CITIZENS   FOR  LIMITED  TAXATION
and the
Citizens Economic Research Foundation

Barbara's Column
January #4

Is there a gender gap?
No easy answers to why some excel in math, others don't
© by Barbara Anderson


The Salem News
Friday, January 28, 2005

Anyone watching me at the bank, computing how much cash to take from my paycheck before making the deposit, will see my fingers moving.

Subtraction requires fingers: Nine from thirteen requires counting forward, moving fingers as I go .... ten, eleven, twelve, thirteen. Nine from thirteen is four, Sister!

Well, that's the way the nuns taught us, using Popsicle sticks. I don't carry Popsicle sticks around with me, but have learned to substitute fingers.

Is this because I'm female? I wonder if the Catholic schoolboys who were taught the same way I was still use their fingers or if their male minds progressed beyond the mechanics to the concept, so they can now do their math in their heads.

My son had trouble with subtraction in the first grade. His public school used frogs, jumping forward and back, instead of sticks. 

He was fine with addition, but could not do the simplest ten minus six.

I asked an engineer friend to help with Lance's homework. He quickly got to the bottom of the problem: Lance couldn't imagine a frog jumping backward, its legs being what they are. My friend told him that the frog turned around first, thus ending his mental block.

I hadn't even seen the concept issue. Is that because I'm female? Or am I perhaps the only Catholic school graduate of either sex who is still using my fingers to count? At my next class reunion I shall ask around.

Maybe it's just me, the individual person, an incidental female who attended Catholic schools and Penn State University, both of which gave me math and science teachers who had low expectations of what a female could achieve in those classes. I clearly recall one male algebra teacher telling us girls that we didn't belong in his class and were wasting his time.

I was intrigued by geometry but chose to accept the prevailing wisdom — that math was not for the likes of me. I took only easy, required science courses so I could spend more time on my strongest intellectual interests — philosophy and human relationships. No one knew back then that these are also a function of math, biology, genetics, and science. It was a female classmate, who chose to take advanced science courses, who first read about DNA and told me about that exciting, brave new world.

Sarah went on to become a serial mother and artist, making lovely pottery. I, with little need to nurture or create things from clay or yarn, presently spend my free time checking out the mapping of the genome, string theory, and evolutionary biology.

I think that, had I been encouraged as a child to study math and science, I might have been good at both subjects.

Which brings me to Harvard President Larry Summers.

I am appalled, not by Summers' hypothesis that women are innately inferior to men when it comes to math and science, but by the hysterical response of his female critics and the craven response of some of their male allies. It would make me embarrassed on behalf of my sex and then the human race itself, were I innately inclined to fully identify with either.

As an individualist, I believe that as long as I was born with a certain level of basic intelligence, and could find a way to pay for the education, I could have done anything that interested me enough to challenge assumptions that I could not succeed.

Adults encouraged me to write, and so I have. But many discouraged my involvement in the male world of politics (itself, come to think of it, a science), and I ignored them. 

As Tom Robbins wrote, "It's not men who limit women, it's not straights who limit gays, it's not whites who limit blacks... What limits people is that they don't have the (expletive deleted) nerve or imagination to star in their own movie, let alone direct it".

My many life choices, from finger-counting to fighting taxes, were made, I suspect, for reasons that are genetic as well as environmental. 

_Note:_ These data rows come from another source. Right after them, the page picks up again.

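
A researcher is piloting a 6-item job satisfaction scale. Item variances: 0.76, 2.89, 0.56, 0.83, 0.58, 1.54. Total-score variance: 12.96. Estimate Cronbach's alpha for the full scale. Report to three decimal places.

Cronbach's alpha = 0.537

Σσ²ᵢ = 0.76 + 2.89 + 0.56 + 0.83 + 0.58 + 1.54 = 7.16
α = (k/(k−1))·(1 − Σσ²ᵢ/σ²_total) = (6/5)·(1 − 7.16/12.96) = 0.537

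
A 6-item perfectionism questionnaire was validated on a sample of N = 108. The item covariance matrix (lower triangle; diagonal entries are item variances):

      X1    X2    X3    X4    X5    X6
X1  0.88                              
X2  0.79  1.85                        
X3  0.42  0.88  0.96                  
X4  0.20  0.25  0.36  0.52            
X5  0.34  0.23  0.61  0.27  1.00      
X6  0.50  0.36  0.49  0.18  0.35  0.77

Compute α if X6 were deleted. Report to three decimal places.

Remaining items: X1, X2, X3, X4, X5 (k = 5).
ΣVar(i) = 0.88 + 1.85 + 0.96 + 0.52 + 1.00 = 5.21
σ²_total = 5.21 + 2 × 4.35 = 13.91
α (item deleted) = (5/4)·(1 − 5.21/13.91) = 0.782

α = 0.782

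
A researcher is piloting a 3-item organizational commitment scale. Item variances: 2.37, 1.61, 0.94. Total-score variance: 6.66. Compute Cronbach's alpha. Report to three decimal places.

Cronbach's alpha = 0.392

sum of item variances = 2.37 + 1.61 + 0.94 = 4.92
α = (k/(k−1))·(1 − sum of item variances/total variance) = (3/2)·(1 − 4.92/6.66) = 0.392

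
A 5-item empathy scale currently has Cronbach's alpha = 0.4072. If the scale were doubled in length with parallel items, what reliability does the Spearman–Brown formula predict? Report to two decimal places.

Length factor m = 2
α' = m·α / (1 + (m−1)·α)
   = 2 × 0.4072 / (1 + (2 − 1) × 0.4072)
   = 0.8144 / 1.4072 = 0.58

predicted reliability = 0.58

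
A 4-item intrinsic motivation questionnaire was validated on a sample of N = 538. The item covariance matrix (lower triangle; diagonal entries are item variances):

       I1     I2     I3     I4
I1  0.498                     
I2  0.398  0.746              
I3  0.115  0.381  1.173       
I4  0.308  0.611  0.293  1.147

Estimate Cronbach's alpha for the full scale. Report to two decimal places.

α = 0.72

sum of item variances = 0.498 + 0.746 + 1.173 + 1.147 = 3.564
Sum of the distinct covariances = 2.106
Var(T) = 3.564 + 2 × 2.106 = 7.776
α = (k/(k−1))·(1 − sum of item variances/Var(T)) = (4/3)·(1 − 3.564/7.776) = 0.72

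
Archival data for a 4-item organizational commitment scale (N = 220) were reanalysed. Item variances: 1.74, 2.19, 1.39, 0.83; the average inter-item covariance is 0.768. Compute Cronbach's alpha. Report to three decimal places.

Cronbach's alpha = 0.800

sum of item variances = 1.74 + 2.19 + 1.39 + 0.83 = 6.15
Sum of the 6 distinct covariances = 6 × 0.768 = 4.608
σ²_total = sum of item variances + 2·Σcov = 6.15 + 2 × 4.608 = 15.366
α = (4/3)·(1 − 6.15/15.366) = 0.800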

Larry Summers was right: The latest scientific research is showing innate differences between male and female. This is fascinating and reflects the common sense of people who observe children like my opposite-sex twin grandkids. Despite their parents' initial determination to treat them the same, they have been, almost from birth, poster children for the traditional male and female roles. 

But other children are less typical. As a child, I liked both my dolls and my male cousins' Tonka trucks as well as my friend Rachel's microscope and chemistry set.

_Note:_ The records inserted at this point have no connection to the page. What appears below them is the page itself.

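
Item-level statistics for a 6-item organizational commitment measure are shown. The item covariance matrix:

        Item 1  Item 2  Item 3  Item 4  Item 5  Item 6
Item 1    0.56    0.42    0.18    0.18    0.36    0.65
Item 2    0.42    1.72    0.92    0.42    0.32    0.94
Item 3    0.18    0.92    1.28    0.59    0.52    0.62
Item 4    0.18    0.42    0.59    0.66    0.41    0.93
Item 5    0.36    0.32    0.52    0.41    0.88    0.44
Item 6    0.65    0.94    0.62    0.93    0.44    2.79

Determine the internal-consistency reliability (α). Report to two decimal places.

α = 0.80

Σσ²ᵢ = 0.56 + 1.72 + 1.28 + 0.66 + 0.88 + 2.79 = 7.89
Sum of the distinct covariances = 7.90
σ²_total = 7.89 + 2 × 7.90 = 23.69
α = (k/(k−1))·(1 − Σσ²ᵢ/σ²_total) = (6/5)·(1 − 7.89/23.69) = 0.80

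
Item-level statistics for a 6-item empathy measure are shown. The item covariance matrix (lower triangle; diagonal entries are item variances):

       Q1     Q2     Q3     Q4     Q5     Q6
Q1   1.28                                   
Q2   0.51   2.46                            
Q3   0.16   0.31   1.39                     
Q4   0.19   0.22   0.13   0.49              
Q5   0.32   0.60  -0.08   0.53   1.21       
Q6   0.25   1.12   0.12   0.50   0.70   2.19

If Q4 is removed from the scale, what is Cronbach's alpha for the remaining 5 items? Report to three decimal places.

Cronbach's alpha = 0.606

Remaining items: Q1, Q2, Q3, Q5, Q6 (k = 5).
ΣVar(i) = 1.28 + 2.46 + 1.39 + 1.21 + 2.19 = 8.53
σ²_total = 8.53 + 2 × 4.01 = 16.55
α (item deleted) = (5/4)·(1 − 8.53/16.55) = 0.606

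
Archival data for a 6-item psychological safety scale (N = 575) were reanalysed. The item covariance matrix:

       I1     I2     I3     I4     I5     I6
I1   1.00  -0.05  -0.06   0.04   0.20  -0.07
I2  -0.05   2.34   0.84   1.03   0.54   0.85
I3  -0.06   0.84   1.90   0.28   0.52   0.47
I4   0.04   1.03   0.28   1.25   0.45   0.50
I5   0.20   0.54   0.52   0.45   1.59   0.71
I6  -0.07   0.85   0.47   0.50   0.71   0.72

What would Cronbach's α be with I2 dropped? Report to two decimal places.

Cronbach's α = 0.61

Remaining items: I1, I3, I4, I5, I6 (k = 5).
sum of item variances = 1.00 + 1.90 + 1.25 + 1.59 + 0.72 = 6.46
σ²_T = 6.46 + 2 × 3.04 = 12.54
α (item deleted) = (5/4)·(1 − 6.46/12.54) = 0.61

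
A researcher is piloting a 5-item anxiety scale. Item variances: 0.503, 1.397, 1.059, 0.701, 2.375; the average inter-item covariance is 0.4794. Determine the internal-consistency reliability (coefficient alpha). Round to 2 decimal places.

α = 0.77

Σσ²ᵢ = 0.503 + 1.397 + 1.059 + 0.701 + 2.375 = 6.035
Sum of the 10 distinct covariances = 10 × 0.4794 = 4.7940
Var(T) = Σσ²ᵢ + 2·Σcov = 6.035 + 2 × 4.7940 = 15.6230
α = (5/4)·(1 − 6.035/15.6230) = 0.77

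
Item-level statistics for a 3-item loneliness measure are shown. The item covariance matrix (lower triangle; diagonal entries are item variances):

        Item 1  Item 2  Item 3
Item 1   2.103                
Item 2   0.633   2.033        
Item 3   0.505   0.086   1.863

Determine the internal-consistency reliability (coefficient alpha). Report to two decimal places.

coefficient alpha = 0.43

Σσ²ᵢ = 2.103 + 2.033 + 1.863 = 5.999
Σ_{i<j} σ_ij = 1.224
Var(T) = 5.999 + 2 × 1.224 = 8.447
α = (k/(k−1))·(1 − Σσ²ᵢ/Var(T)) = (3/2)·(1 − 5.999/8.447) = 0.43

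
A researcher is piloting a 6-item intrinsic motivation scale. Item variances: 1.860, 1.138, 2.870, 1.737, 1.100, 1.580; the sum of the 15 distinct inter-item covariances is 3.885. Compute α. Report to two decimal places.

α = 0.52

ΣVar(i) = 1.860 + 1.138 + 2.870 + 1.737 + 1.100 + 1.580 = 10.285
Sum of distinct covariances = 3.885
σ²_T = ΣVar(i) + 2·Σcov = 10.285 + 2 × 3.885 = 18.055
α = (6/5)·(1 − 10.285/18.055) = 0.52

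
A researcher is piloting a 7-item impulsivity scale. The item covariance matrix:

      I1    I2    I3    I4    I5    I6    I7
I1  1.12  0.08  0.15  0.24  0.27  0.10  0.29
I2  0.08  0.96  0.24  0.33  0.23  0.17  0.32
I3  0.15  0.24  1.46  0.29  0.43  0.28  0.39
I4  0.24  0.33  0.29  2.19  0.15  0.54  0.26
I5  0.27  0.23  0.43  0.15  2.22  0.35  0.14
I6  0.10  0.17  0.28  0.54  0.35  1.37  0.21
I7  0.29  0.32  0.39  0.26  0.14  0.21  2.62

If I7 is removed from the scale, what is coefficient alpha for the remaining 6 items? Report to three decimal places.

α = 0.543

Remaining items: I1, I2, I3, I4, I5, I6 (k = 6).
ΣVar(i) = 1.12 + 0.96 + 1.46 + 2.19 + 2.22 + 1.37 = 9.32
Var(T) = 9.32 + 2 × 3.85 = 17.02
α (item deleted) = (6/5)·(1 − 9.32/17.02) = 0.543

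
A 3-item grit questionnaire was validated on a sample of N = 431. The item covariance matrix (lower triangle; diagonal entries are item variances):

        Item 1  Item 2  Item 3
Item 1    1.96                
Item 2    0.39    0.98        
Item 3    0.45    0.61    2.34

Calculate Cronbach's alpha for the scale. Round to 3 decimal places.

Cronbach's alpha = 0.532

Σσᵢ² = 1.96 + 0.98 + 2.34 = 5.28
Sum of off-diagonal covariances = 1.45
Var(T) = 5.28 + 2 × 1.45 = 8.18
α = (k/(k−1))·(1 − Σσᵢ²/Var(T)) = (3/2)·(1 − 5.28/8.18) = 0.532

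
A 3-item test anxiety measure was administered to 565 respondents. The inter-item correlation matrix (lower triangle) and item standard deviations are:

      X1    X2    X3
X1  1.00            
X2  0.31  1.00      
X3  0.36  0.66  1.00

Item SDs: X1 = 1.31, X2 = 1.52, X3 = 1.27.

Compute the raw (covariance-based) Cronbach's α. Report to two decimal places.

α = 0.70

Σσ²ᵢ = 1.31² + 1.52² + 1.27² = 5.6394
Covariances σ_ij = r_ij · s_i · s_j:
  σ(X1,X2) = 0.31 × 1.31 × 1.52 = 0.6173
  σ(X1,X3) = 0.36 × 1.31 × 1.27 = 0.5989
  σ(X2,X3) = 0.66 × 1.52 × 1.27 = 1.2741
σ²_T = Σσ²ᵢ + 2·Σσ_ij = 5.6394 + 2 × 2.4903 = 10.6200
α = (3/2)·(1 − 5.6394/10.6200) = 0.70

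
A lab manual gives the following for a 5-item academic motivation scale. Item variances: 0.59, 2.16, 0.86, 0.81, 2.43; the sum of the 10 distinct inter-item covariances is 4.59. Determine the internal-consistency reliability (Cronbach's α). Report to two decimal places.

Σσ²ᵢ = 0.59 + 2.16 + 0.86 + 0.81 + 2.43 = 6.85
Sum of distinct covariances = 4.59
σ²_total = Σσ²ᵢ + 2·Σcov = 6.85 + 2 × 4.59 = 16.03
α = (5/4)·(1 − 6.85/16.03) = 0.72

Cronbach's α = 0.72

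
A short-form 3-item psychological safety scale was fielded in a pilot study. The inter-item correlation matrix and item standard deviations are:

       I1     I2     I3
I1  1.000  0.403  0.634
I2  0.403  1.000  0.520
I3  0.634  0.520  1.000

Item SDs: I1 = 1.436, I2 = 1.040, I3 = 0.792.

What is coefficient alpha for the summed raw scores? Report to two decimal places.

Σσ²ᵢ = 1.436² + 1.040² + 0.792² = 3.7710
Covariances σ_ij = r_ij · s_i · s_j:
  σ(I1,I2) = 0.403 × 1.436 × 1.040 = 0.6019
  σ(I1,I3) = 0.634 × 1.436 × 0.792 = 0.7211
  σ(I2,I3) = 0.520 × 1.040 × 0.792 = 0.4283
σ²_T = Σσ²ᵢ + 2·Σσ_ij = 3.7710 + 2 × 1.7513 = 7.2736
α = (3/2)·(1 − 3.7710/7.2736) = 0.72

coefficient alpha = 0.72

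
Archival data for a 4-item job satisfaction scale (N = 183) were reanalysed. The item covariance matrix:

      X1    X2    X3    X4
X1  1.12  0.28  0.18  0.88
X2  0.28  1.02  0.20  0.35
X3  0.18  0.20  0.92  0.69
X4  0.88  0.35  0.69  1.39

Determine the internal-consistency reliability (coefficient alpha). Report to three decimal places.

ΣVar(i) = 1.12 + 1.02 + 0.92 + 1.39 = 4.45
Σ_{i<j} σ_ij = 2.58
total variance = 4.45 + 2 × 2.58 = 9.61
α = (k/(k−1))·(1 − ΣVar(i)/total variance) = (4/3)·(1 − 4.45/9.61) = 0.716

coefficient alpha = 0.716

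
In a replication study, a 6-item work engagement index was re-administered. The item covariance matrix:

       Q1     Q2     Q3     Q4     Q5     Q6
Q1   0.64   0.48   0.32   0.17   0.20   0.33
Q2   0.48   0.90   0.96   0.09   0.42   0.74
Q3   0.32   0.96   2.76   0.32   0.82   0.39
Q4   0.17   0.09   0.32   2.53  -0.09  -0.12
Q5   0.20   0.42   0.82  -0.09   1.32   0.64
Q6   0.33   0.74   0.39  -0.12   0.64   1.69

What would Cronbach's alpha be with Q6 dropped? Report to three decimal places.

Remaining items: Q1, Q2, Q3, Q4, Q5 (k = 5).
Σσ²ᵢ = 0.64 + 0.90 + 2.76 + 2.53 + 1.32 = 8.15
σ²_total = 8.15 + 2 × 3.69 = 15.53
α (item deleted) = (5/4)·(1 − 8.15/15.53) = 0.594

α = 0.594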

My son Lance, by the way, despite having grasped the frog thing, never really got into math. He chose working with disadvantaged kids and the mentally ill over a science career. He is much more nurturing and artistic than I am. Nature (from some other ancestor's genes, obviously), not nurture from his upbringing, apparently helped him make his choices. 

We are both reading books about science now finding a genetic component for kids' responses to disadvantage, and to mental illness. Boys and girls alike, our minds should be open to unabashed discussion of the whole wide world of theory until we finally reach the whole wide truth.


Barbara Anderson is executive director of Citizens for Limited Taxation. Her syndicated columns appear weekly in the Salem News and Lowell Sun; bi-weekly in the Tinytown Gazette; and occasionally in the Providence Journal and other newspapers.